Biz insanlar; sınıf mücadeleleri, savaş, yoksulluk yazgısı ve doğal ihtiyaçlarımız tarafından teslim alınmış, kısmen insanımsı bir toplum olduk ve halen de öyleyiz. Ama -yüzyıllardır sürmesine karşın henüz geniş bir topluluğu kapsamasa da- aynı zamanda, bu yazgıya karşı amansız bir mücadeleye girişmiş bir insan toplumuyuz da. Amacı insanın özgürlüğüne kavuşmak olan bu mücadelede -ki bu mücadele yeni bir hümanizmin doğuşuna tanıklık ettiği zamanlarda daha keskindir- bilginler ve sanatçılar hep ön cephede yer aldılar.
Bugün bazı ülkelerde (burada sadece Sovyetler Birliği’ni kastetmiyorum, örneğin fikirlerimizin ve politik özgürlüklerimizin yurdu, aramızdan birçoğunun dilinin vatanı Fransa’da) insanlığın geleceğinin yönetimini berrak görüşlülükle ele almış olan bilim, bilim adamları ve aydınlar; tam bir bilinçle, bilimsel ilerlemenin vaat ettiği daha iyi bir toplumu inşa işine girişmiş bulunuyorlar. Bu toplum, bugünkü tarihsel aşamada Sovyetler Birliği’nin de hakiki manada henüz erişemediği ama modern uygarlık yürüyüşüne adını yazdırdığı savaşsız, sefaletsiz ve sınıfsız bir toplumdur.
Araştırma alanı ne kadar sınırlı olursa olsun -bizzat kendi varlık nedenine ihanet etmediği müddetçe- bir aydın, Ekim Devrimi’nin anlamını kavradığı andan itibaren sarsılmaz bir güven kazanacaktır. Ve böylece aşırı bir tecrit ortamına sürüklenmiş olan aydın yeniden, başka insanlara bağlanmıştır. Buradaki bağlanmanın, gönülsüzce ve iple bağlanmış olmakla bir alakası yoktur.
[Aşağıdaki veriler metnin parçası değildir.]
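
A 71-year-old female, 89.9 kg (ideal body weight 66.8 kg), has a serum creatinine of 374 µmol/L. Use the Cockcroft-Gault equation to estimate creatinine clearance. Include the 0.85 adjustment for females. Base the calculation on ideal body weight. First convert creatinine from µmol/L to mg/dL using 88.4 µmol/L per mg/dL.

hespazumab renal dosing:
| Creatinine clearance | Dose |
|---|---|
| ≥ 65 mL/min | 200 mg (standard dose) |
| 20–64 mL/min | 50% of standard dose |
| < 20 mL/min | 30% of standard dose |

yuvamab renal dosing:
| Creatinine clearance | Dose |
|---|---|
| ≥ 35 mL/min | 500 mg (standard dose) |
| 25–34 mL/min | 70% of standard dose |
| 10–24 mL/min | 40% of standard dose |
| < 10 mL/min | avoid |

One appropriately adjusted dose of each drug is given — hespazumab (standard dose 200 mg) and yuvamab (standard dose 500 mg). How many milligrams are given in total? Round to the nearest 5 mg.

260 mg

SCr = 374 / 88.4 = 4.231 mg/dL
CrCl = (140 − 71) × 66.8 / (72 × 4.231) × 0.85 = 4609.2 / 304.63 × 0.85 ≈ 12.9 mL/min
CrCl ≈ 13 mL/min.
hespazumab: < 20 mL/min → 30% of 200 mg = 60 mg.
yuvamab: 10–24 mL/min → 40% of 500 mg = 200 mg.
Total = 60 + 200 = 260 mg.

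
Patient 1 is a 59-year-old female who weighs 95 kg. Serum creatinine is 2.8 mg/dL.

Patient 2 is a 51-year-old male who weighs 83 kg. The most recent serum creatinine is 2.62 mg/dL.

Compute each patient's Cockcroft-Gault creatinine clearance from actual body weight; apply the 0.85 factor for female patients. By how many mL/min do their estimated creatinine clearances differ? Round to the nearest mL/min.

7 mL/min

Patient 1: CrCl = (140 − 59) × 95 / (72 × 2.8) × 0.85 = 7695.0 / 201.60 × 0.85 ≈ 32.4 mL/min
Patient 2: CrCl = (140 − 51) × 83 / (72 × 2.62) = 7387.0 / 188.64 ≈ 39.2 mL/min
|32.4 − 39.2| = 6.8 mL/min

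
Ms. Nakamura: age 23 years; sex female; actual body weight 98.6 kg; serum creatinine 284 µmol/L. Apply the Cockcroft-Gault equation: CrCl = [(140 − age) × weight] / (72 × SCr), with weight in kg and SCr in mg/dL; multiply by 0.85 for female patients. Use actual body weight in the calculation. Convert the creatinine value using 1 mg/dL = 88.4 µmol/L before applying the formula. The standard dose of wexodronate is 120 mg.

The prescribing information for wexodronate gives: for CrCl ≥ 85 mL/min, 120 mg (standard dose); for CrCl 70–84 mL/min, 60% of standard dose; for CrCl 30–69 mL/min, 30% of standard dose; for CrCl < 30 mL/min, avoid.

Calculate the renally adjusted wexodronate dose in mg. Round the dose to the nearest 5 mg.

35 mg

SCr = 284 / 88.4 = 3.213 mg/dL
CrCl = (140 − 23) × 98.6 / (72 × 3.213) × 0.85 = 11536.2 / 231.34 × 0.85 ≈ 42.4 mL/min
CrCl ≈ 42 mL/min → bracket 30–69 mL/min.
30% of 120 mg = 36 mg → 35 mg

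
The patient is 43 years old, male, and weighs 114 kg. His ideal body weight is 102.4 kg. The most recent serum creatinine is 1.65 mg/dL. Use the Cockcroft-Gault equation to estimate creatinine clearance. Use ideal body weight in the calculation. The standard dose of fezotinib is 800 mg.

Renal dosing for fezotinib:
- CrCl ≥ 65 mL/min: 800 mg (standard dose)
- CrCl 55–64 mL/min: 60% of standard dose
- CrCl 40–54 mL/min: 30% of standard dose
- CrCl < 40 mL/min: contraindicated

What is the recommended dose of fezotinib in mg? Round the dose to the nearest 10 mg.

800 mg

CrCl = (140 − 43) × 102.4 / (72 × 1.65) = 9932.8 / 118.80 ≈ 83.6 mL/min
CrCl ≈ 84 mL/min → bracket ≥ 65 mL/min.
100% of 800 mg = 800 mg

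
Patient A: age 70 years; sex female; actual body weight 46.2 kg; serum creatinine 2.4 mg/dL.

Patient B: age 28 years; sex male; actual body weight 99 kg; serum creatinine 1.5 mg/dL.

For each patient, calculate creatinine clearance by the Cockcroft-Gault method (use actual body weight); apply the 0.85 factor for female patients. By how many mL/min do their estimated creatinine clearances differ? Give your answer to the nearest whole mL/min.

Patient A: CrCl = (140 − 70) × 46.2 / (72 × 2.4) × 0.85 = 3234.0 / 172.80 × 0.85 ≈ 15.9 mL/min
Patient B: CrCl = (140 − 28) × 99 / (72 × 1.5) = 11088.0 / 108.00 ≈ 102.7 mL/min
|15.9 − 102.7| = 86.8 mL/min

87 mL/min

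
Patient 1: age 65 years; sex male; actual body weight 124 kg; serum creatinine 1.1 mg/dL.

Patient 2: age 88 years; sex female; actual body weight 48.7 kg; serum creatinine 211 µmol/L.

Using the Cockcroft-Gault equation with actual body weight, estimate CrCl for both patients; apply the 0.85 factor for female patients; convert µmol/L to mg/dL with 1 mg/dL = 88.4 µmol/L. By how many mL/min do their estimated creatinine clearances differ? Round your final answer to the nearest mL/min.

Patient 1: CrCl = (140 − 65) × 124 / (72 × 1.1) = 9300.0 / 79.20 ≈ 117.4 mL/min
Patient 2: SCr = 211 / 88.4 = 2.387 mg/dL
Patient 2: CrCl = (140 − 88) × 48.7 / (72 × 2.387) × 0.85 = 2532.4 / 171.86 × 0.85 ≈ 12.5 mL/min
|117.4 − 12.5| = 104.9 mL/min

105 mL/min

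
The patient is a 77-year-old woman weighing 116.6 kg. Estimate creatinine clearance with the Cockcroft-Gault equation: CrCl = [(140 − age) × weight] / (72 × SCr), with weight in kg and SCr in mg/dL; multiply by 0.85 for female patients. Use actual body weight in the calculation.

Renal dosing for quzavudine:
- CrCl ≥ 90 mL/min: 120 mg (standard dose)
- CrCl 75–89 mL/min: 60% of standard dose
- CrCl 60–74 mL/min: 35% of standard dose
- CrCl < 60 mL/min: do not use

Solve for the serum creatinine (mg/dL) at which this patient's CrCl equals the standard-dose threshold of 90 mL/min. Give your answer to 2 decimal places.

0.96 mg/dL

Standard dose requires CrCl ≥ 90 mL/min.
Set (140 − 77) × 116.6 × 0.85 / (72 × SCr) = 90
SCr = (140 − 77) × 116.6 × 0.85 / (72 × 90) = 0.964 mg/dL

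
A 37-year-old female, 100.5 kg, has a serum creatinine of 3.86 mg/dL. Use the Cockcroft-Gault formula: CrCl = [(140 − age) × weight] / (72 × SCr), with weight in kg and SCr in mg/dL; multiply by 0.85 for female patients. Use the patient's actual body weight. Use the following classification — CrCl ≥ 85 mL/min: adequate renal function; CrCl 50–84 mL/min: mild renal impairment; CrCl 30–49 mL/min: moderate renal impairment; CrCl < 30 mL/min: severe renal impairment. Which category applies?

moderate renal impairment

CrCl = (140 − 37) × 100.5 / (72 × 3.86) × 0.85 = 10351.5 / 277.92 × 0.85 ≈ 31.7 mL/min
32 mL/min falls in the 'moderate renal impairment' range.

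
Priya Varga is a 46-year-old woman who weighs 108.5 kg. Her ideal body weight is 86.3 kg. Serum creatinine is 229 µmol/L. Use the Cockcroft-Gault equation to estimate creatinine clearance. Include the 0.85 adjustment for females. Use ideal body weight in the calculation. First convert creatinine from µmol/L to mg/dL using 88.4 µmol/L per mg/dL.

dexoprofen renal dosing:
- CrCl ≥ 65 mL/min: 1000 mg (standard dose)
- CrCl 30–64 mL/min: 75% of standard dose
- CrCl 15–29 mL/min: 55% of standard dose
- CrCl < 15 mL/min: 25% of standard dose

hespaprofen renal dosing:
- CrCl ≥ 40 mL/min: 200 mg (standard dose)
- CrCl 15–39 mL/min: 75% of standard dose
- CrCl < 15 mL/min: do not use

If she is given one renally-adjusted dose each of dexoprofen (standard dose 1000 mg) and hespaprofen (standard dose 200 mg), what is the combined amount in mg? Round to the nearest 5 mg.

SCr = 229 / 88.4 = 2.59 mg/dL
CrCl = (140 − 46) × 86.3 / (72 × 2.59) × 0.85 = 8112.2 / 186.48 × 0.85 ≈ 37.0 mL/min
CrCl ≈ 37 mL/min.
dexoprofen: 30–64 mL/min → 75% of 1000 mg = 750 mg.
hespaprofen: 15–39 mL/min → 75% of 200 mg = 150 mg.
Total = 750 + 150 = 900 mg.

900 mg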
Ama illa da iple bağlanmak diyorsanız, o da, ileride bizi bekleyen sarp zirvelere tırmanmak için gereklidir.
Bu ortak ve uyumlu çabada artık aydının günlük çalışmasında her şey yeni ve insani bir anlam kazanır. İnsan-dışılaşmış ve anarşik bir toplumda yapılan yeni bir buluş, insanlık dışı sonuçlar doğururken; aynı buluş insanın kendi yerini bulduğu ve her bir şeyi yerli yerine oturttuğu başka bir toplumda yüksek insani bir değer kazanır. Bu sadece bir örnekle, maddenin parçalanmasının keşfedilmesi örneğiyle bile kanıtlanabilir: Atom bombası bir yerde insanın yok edilmesine yararken, başka bir yerde aynı insanın kurtuluşuna ve güç kazanmasına hizmet etmektedir.
Ama burada kafası berrak aydın için, eskilerin dediği gibi bilge kişi için kuşkuya yer yoktur. O, zamanla ve hele de herkesin çabasıyla ilerlemenin hep üstün çıkacağını bilir. Geçenlerde bana aktarılan güzel bir özdeyişte söylendiği gibi; “İnsanlık, yavaş yavaş da olsa sonuçta ve her zaman, bilge kişilerin hayallerini gerçeğe dönüştürür.”
Ve bugün hayaller artık hayal olmaktan çıkmış, gerçekleşmeye başlamışlardır.

(Bu yazı, 1948 yılında İsviçre-Sovyetler Birliği Derneği’nde yapılan konuşmanın metnidir.)